The London Metal Exchange (LME) will include ores and metal products in a new electronic system for tracking material stored outside its registered warehouses and may later expand to other commodities, an executive said. A metals warehousing fraud last year in China spurred the development of the new scheme to provide electronic receipts as proof of ownership for stored metal, which has the capacity for tens of millions of tonnes of material.
The exchange has kicked off testing of its LME Shield system, which it aims to roll out globally early next year, head of business development Matt Chamberlain told Reuters. "We are initially looking at the metals universe, but all the commodities in the world could eventually go on this system," Chamberlain said in an interview.
"We would only do that, however, if the industry in question wanted us to do it. We've had some conversations around it; a lot of our metal owners own other commodities as well." The new service aims to provide the same security as the LME's existing Sword system, which provides the origin and title of metal delivered against LME futures or stored in LME-certified depots.
BROADER SCOPE But while Sword is restricted to refined metal of certain grades approved for delivery against LME contracts, the new system will broaden its scope to include other grades of metal, ores and fabricated products, Chamberlain said. The potential is huge since analysts estimate that in aluminium alone, there are about 8 million tonnes of refined metal stored in non-exchange warehouses.
Shield will also expand the LME's geographic span, not being restricted to LME-certified warehouses, which are only allowed in areas of net metal consumption. "In Chile, we don't allow delivery of copper on the LME because it's an area of net production, but there's a lot of metal that needs to be stored," Chamberlain said.

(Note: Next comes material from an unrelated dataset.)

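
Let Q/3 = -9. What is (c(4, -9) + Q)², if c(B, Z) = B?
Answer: 529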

Chile is the world's biggest producer of copper, a metal regarded by some as a bellwether of the global economy due its use in industries such as construction, power and transport. Shield was developed in response to requests from the metals industry and banks which finance metal in the wake of the storage scandal in China's Qingdao port last year.
In the fraud that surfaced in June 2014, a private metals trading firm, Decheng Mining, allegedly duplicated warehouse certificates stored at Qingdao to pledge a metal cargo multiple times as collateral for bank loans. The LME, which is owned by Hong Kong Exchanges and Clearing Ltd (HKEx) hopes to roll out Shield in China even though it has not been allowed by the government there to open LME certified depots. "There's been significant interest in the system from potential Chinese participants," Chamberlain said. "As part of the HKEx group, we're working closely with our parent to analyse the opportunity in the Chinese market and deploy it in an appropriate manner."